Why no competitor has been able to copy Apple’s success

“Let’s be lazy for a second here, and attribute all of Apple’s success over the past 15 years to two men: Steve Jobs and Tim Cook,” John Gruber writes for Daring Fireball. “Jobs designs them, Cook makes them and sells them.”

“It’s the Jobs side of the equation that Apple’s rivals — phone, tablet, laptop, whatever — are able to copy. Thus the patents and the lawsuits. Design is copyable,” Gruber writes. “But the Cook side of things — Apple’s economy of scale advantage — cannot be copied by any company with a complex product lineup.”

Gruber writes, “I’ve always been interested in Apple’s products because of their superior design; the business side of the company was never of as much interest. But at this point, it seems clear to me that however superior Apple’s design is, it’s their business and operations strength — the Cook side of the equation — that is furthest ahead of their competition, and the more sustainable advantage. It cannot be copied without going through the same sort of decade-long process that Apple went through.”

Read more in the full article here.
 

[Attribution: iPadCTO.com. Thanks to MacDailyNews Reader “Judge Bork” for the heads up.]

20 Comments

    1. Alen, HTC should call their line of phones iShouldHaveGotAniPhone. It may already be taken because I hear it’s name all the time when people talk about their new smart phones. I think it is a long name and they need something shorter.

  1. Gruber forgot the intrinsic value of Unix and all the software systems and expertise that no other company has.

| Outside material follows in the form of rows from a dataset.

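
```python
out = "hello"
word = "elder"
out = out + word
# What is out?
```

Trace:
`out = "hello"` → out = 'hello'
`word = "elder"` → word = 'elder'
`out = out + word` → out = 'helloelder'
So out = 'helloelder'

Answer: 'helloelder'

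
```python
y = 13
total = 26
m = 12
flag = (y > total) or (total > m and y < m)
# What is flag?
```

Trace:
`y = 13` → y = 13
`total = 26` → total = 26
`m = 12` → m = 12
`flag = (y > total) or (total > m and y < m)` → flag = False
So flag = False

Answer: False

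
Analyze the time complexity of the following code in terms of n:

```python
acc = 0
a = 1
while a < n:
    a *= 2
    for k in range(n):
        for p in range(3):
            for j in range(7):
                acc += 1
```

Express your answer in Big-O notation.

Each loop level contributes: log n × n × 1 × 1. Multiplying the contributions gives O(n log n).

Answer: O(n log n)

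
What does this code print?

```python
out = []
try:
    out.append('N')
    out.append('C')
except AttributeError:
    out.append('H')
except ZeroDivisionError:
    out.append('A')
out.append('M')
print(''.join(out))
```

Execution trace: 'N' (try body) → 'C' (try body, no exception) → 'M' (after the try/except). Output: NCM

Answer: NCM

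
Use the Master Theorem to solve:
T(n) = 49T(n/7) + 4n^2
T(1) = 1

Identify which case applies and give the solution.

a=49, b=7, f(n)=4n^2. log_7(49) = 2. Since c=2 = 2, Case 2 applies: T(n) = Θ(n^log_b(a) · log n) = O(n^2 log n).

Answer: O(n^2 log n) - Case 2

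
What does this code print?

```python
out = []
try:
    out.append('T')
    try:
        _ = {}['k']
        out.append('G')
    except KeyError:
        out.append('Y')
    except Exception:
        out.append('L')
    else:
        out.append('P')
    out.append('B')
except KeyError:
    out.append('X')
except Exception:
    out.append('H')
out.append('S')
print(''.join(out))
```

Execution trace: 'T' (try body) → 'Y' (inner except KeyError) → 'B' (try body, no exception) → 'S' (after the try/except). Output: TYBS

Answer: TYBS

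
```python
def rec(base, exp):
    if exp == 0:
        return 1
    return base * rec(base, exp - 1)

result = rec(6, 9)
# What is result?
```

rec(6, 9) = 6 * 6 * 6 * 6 * 6 * 6 * 6 * 6 * 6 = 10077696

Answer: 10077696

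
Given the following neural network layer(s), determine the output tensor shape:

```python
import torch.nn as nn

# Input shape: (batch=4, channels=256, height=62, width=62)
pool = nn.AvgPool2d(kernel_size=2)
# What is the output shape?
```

Input: (4, 256, 62, 62) -> Output: (4, 256, 31, 31)

Answer: (4, 256, 31, 31)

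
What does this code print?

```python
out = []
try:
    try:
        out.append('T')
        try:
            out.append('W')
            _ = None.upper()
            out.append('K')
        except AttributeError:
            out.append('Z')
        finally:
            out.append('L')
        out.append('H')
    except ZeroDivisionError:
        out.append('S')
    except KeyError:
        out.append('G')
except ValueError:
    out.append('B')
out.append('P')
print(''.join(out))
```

Execution trace: 'T' (try body) → 'W' (inner try body) → 'Z' (inner except AttributeError) → 'L' (inner finally) → 'H' (try body, no exception) → 'P' (after the try/except). Output: TWZLHP

Answer: TWZLHP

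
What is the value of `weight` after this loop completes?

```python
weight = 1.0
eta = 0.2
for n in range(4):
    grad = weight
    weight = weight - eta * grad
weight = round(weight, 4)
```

Gradient descent: w = 1.0 * (1 - 0.2)^4
`weight` takes the values: 1.0 → 0.8 → 0.64 → 0.512 → 0.4096

Answer: 0.4096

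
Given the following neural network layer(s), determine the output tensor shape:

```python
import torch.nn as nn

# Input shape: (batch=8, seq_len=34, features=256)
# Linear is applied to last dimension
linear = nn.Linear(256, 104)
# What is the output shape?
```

Input: (8, 34, 256) -> Output: (8, 34, 104)

Answer: (8, 34, 104)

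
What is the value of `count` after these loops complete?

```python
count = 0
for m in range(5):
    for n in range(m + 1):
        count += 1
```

Triangle: 1 + 2 + ... + 5
`count` takes the values: 0 → 1 → 2 → 3 → 4 → 5 → 6 → 7 → 8 → 9 → 10 → 11 → 12 → 13 → 14 → 15

Answer: 15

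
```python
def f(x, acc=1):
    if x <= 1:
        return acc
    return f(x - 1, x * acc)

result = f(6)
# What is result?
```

Accumulator trace (n, acc): (6, 1) -> (5, 6) -> (4, 30) -> (3, 120) -> (2, 360) -> (1, 720) -> return 720

Answer: 720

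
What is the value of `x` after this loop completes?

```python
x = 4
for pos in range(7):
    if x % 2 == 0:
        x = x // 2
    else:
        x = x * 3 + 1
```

Collatz-style transformation from 4
`x` takes the values: 4 → 2 → 1 → 4 → 2 → 1 → 4 → 2

Answer: 2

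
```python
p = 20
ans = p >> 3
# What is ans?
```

Trace:
`p = 20` → p = 20
`ans = p >> 3` → ans = 2
So ans = 2

Answer: 2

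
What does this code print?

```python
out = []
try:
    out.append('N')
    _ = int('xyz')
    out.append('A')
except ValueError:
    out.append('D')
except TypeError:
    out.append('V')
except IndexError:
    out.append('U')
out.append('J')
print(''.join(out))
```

Execution trace: 'N' (try body) → 'D' (except ValueError) → 'J' (after the try/except). Output: NDJ

Answer: NDJ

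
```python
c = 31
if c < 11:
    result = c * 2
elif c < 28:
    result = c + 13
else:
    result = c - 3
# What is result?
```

Trace:
`c = 31` → c = 31
`if c < 11: ...` → c < 11 is False, c < 28 is False, take else branch → result = 28
So result = 28

Answer: 28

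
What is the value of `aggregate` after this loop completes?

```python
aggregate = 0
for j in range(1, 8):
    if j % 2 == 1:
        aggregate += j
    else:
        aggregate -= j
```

Add odd, subtract even
`aggregate` takes the values: 0 → 1 → -1 → 2 → -2 → 3 → -3 → 4

Answer: 4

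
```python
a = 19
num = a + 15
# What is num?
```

Trace:
`a = 19` → a = 19
`num = a + 15` → num = 34
So num = 34

Answer: 34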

    Everyone else in the industry has just flopped onto the deckchairs on the Microsoft Titanic and gone along for the ride.

  2. Because other companies are run by bean counters who are only concerned with sales and profits for the next quarter, not whats going to happen 3 or 5 years from now.

    They are also run by people who wouldn’t know good creative if it slapped them in the face. Apple is run by creative people. The suits havent been able to figure that out after 10+ years now.

  3. Both “sides” matter of course. But it is the innovation that is the magic sauce. First there needs to be a successful project that needs to be copied, then there is the supply problems involved in doing it at a competitive price. Everything can be copied; products, manufacturing, supply chain. The winner pushed forward into the future. It is creating the new and better future that is hard. It is at this that Apple has been winning.

    That plus they have never adopted the screw the stupid customer attitude so prevalent elsewhere. Things like free POS phones, dumbed down versions of the OS. Free printers with outrageously expensive ink.

    The secret is not a secret. It is one man’s value system and a very large amount of hard work.

  4. Apple is in really big trouble. Microsoft just showed a working Windows 8 tablet with Live Tiles and Metro and it’s due for release late next year. Sell Apple now.

    1. Well then, I guess it’s game over for apple. Microsoft will come in and steamroll them in the iPad market just they did with the “plays for sure” partners and then their zune in the iPod market 😉

      I like their strategy, I like it allot

  5. I think everyone’s missing the point (except in the HTC comment above; it wasn’t even on the same planet as the point).

    The writer isn’t saying that the creative side doesn’t matter, or that the part supplied by Tim Cook can’t be copied. He’s saying that, even if some other company comes along and designs something brilliant, one that fulfills an unknown need for customers and is the epitome of user-friendliness, they still won’t see the kind if success that has been routine at Apple over the past few years. Because, while design genius can happen literally overnight, the company still wouldn’t have the supply-side genius in place to capitalize on it like Apple, and it would take them years to get to that point.

    And I agree. It will be a long time before we see anyone seriously compete with Apple, because no one is even close today, and the process is a long one.

  6. In short, what no one else can compete with is Apple’s stranglehold on low component prices – not even Samsung which makes so many of the necessary components.
    Apple even invests in new factories and in added manufacturing capacity, for selected component suppliers, in exchange for rock-bottom prices and, often, exclusivity of supply for a set period, usually more than a year, I believe.

    1. I’m not seeing it.

      Before all those lawsuits got started, the competition was doing poorly (think iPod wars, smartphone wars, which has now moved onto the tablet and mobile OS wars…)

      These are still early stage legal battles. AAPL got an injunction in a few jurisdictions only very recently. They haven’t had an affect on quarterly numbers yet. The poor performance of the non-AAPL players has been going on for years.

  7. History repeating itself.

    During the 50s & 60’s, buying a car often faced the customer with up to 1400 different possible configurations. The Japanese came along, followed Henry Ford’s winning format, and once again offered simple reliable cars in one of 2 models in only a few colours. This allowed them to focus on quality, reduce manufacturing, and offer low prices.

    TVs and stereos once came with customizable features, replaceable, upgradeable circuit boards, until competition did the same thing. Today nobody builds TVs, nor upgrades, nor services. They are simply replaced.

    Computers/lifestyle devices are going the same way. One day we will look back in astonishment that people once had options to “build themto order” and had service people come to their homes to maintain them.